Over the next four years, rising health insurance costs for non-teachers may cost the Jackson County School System more than $2.06 million and the Jefferson City School System more than $547,100, according to officials.
That’s already following other health insurance increases over the past two fiscal years for non-certified employees — such as bus drivers, paraprofessionals, cafeteria workers and custodians.
The Georgia Department of Community Health (DCH) is increasing health insurance costs of non-certified employees to local school systems because the agency is using reserves to cover employee claims, according to the Atlanta Journal-Constitution.
During the 2010 fiscal year, school systems paid $162 per month for non-certified employees for health coverage. By the end of the 2011 fiscal year, that figure had risen to $246 and now (in the 2012 fiscal year) it stands at $296 per month for each non-certified employee. At the start of the 2013 fiscal year this July, school systems will pay $446 a month per a non-certified employee in health coverage costs, followed by $596 for the 2014 fiscal year and $746 for the 2015 fiscal year.

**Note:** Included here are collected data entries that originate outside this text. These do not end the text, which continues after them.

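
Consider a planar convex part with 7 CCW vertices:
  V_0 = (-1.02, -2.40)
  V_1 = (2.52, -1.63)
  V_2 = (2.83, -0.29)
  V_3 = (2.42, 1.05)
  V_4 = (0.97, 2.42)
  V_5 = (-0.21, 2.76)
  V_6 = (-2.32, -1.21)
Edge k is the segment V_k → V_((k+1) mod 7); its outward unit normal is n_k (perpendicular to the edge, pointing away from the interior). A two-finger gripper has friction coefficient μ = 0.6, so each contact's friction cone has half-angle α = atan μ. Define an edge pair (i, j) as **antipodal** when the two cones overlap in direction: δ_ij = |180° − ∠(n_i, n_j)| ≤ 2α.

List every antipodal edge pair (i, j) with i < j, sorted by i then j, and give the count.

α = atan 0.6 = 30.96°;  2α = 61.93°
n_0 = (+0.2125, -0.9772)
n_1 = (+0.9743, -0.2254)
n_2 = (+0.9562, +0.2926)
n_3 = (+0.6868, +0.7269)
n_4 = (+0.2769, +0.9609)
n_5 = (-0.8830, +0.4693)
n_6 = (-0.6752, -0.7376)
  (0,1): δ = 115.30°  ·
  (0,2): δ = 85.26°  ·
  (0,3): δ = 55.65°  ✓
  (0,4): δ = 28.35°  ✓
  (0,5): δ = 49.74°  ✓
  (0,6): δ = 125.26°  ·
  (1,2): δ = 149.96°  ·
  (1,3): δ = 120.35°  ·
  (1,4): δ = 93.05°  ·
  (1,5): δ = 14.96°  ✓
  (1,6): δ = 60.56°  ✓
  (2,3): δ = 150.39°  ·
  (2,4): δ = 123.09°  ·
  (2,5): δ = 45.00°  ✓
  (2,6): δ = 30.52°  ✓
  (3,4): δ = 152.70°  ·
  (3,5): δ = 74.62°  ·
  (3,6): δ = 0.90°  ✓
  (4,5): δ = 101.92°  ·
  (4,6): δ = 26.40°  ✓
  (5,6): δ = 104.48°  ·
antipodal pairs: 9

count = 9; pairs: (0,3), (0,4), (0,5), (1,5), (1,6), (2,5), (2,6), (3,6), (4,6)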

By then, the county school system is projected to have paid an additional $2.06 million in health insurance costs for those employees. The Jefferson City School System is slated to spend an extra $547,100 during that time.
John Jackson, superintendent of the Jefferson City School System, said the situation creates three possible solutions — additional cuts by the district, dipping into reserve funds or increasing local property taxes. The answer may also be a mixture of those possibilities, he said.

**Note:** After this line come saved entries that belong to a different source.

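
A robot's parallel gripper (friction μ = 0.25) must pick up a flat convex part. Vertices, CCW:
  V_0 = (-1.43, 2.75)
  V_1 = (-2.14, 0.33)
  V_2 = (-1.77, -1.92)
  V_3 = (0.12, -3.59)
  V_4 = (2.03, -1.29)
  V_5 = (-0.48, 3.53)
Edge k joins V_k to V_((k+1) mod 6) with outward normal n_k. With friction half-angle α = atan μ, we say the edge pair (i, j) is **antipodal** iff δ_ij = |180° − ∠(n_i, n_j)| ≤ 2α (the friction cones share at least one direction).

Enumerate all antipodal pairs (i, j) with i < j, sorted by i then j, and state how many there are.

count = 4; pairs: (0,3), (1,4), (2,4), (3,5)

α = atan 0.25 = 14.04°;  2α = 28.07°
n_0 = (-0.9596, +0.2815)
n_1 = (-0.9867, -0.1623)
n_2 = (-0.6621, -0.7494)
n_3 = (+0.7693, -0.6389)
n_4 = (+0.8869, +0.4619)
n_5 = (-0.6346, +0.7729)
  (0,1): δ = 154.31°  ·
  (0,2): δ = 115.11°  ·
  (0,3): δ = 23.36°  ✓
  (0,4): δ = 43.86°  ·
  (0,5): δ = 145.74°  ·
  (1,2): δ = 140.80°  ·
  (1,3): δ = 49.05°  ·
  (1,4): δ = 18.17°  ✓
  (1,5): δ = 120.05°  ·
  (2,3): δ = 88.24°  ·
  (2,4): δ = 21.03°  ✓
  (2,5): δ = 80.85°  ·
  (3,4): δ = 112.78°  ·
  (3,5): δ = 10.90°  ✓
  (4,5): δ = 78.12°  ·
antipodal pairs: 4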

But the latest news comes after school systems across Georgia have had to deal with decreasing state and local revenues — leading to layoffs, furloughs and trimming programs or supplies costs for many districts.
“Of course, we’ve been in that mode for so long,” Jackson said of possible additional budget cuts.

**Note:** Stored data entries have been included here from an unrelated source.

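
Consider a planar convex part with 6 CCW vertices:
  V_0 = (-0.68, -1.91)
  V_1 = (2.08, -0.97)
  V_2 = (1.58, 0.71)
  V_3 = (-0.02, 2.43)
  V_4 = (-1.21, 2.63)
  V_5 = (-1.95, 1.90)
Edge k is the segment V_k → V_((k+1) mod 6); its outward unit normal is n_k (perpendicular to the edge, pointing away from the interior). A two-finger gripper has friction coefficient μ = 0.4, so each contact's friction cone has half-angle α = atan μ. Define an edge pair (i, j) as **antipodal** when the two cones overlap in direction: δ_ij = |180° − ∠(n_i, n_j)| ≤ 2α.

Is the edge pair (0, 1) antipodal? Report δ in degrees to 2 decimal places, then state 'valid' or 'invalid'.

δ = 92.23°, invalid

α = atan 0.4 = 21.80°;  2α = 43.60°
edge 0: e_0 = (+2.76, +0.94);  n_0 = (+0.3224, -0.9466)
edge 1: e_1 = (-0.50, +1.68);  n_1 = (+0.9585, +0.2853)
∠(n_0, n_1) = 87.77°
δ = |180° − 87.77°| = 92.23°
92.23° > 2α = 43.60°  →  invalid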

The Jefferson City School System’s reserves continue to shrink each year that the district has faced reduced revenues, he added. A one mill property tax increase would generate an additional $440,000 for the district.
One possible option — which Jackson says that he doesn’t want to do — is a switch in health insurance coverage for non-certified employees.
“That is something that has been batted around,” he said.
Shannon Adams, superintendent of the Jackson County School System, said the district may have to consider restoring some furlough days — also called calendar reduction days — next school year.
The Jackson County Board of Education adopted its 2012-2013 school year calendar last month without any proposed furlough days. That calendar is the first in at least two years that doesn’t include furlough days for employees. Jackson said that while the rising health insurance costs will likely be passed on to local school districts for the 2013 fiscal year, he’s hopeful that the subsequent years may have some financial relief for districts.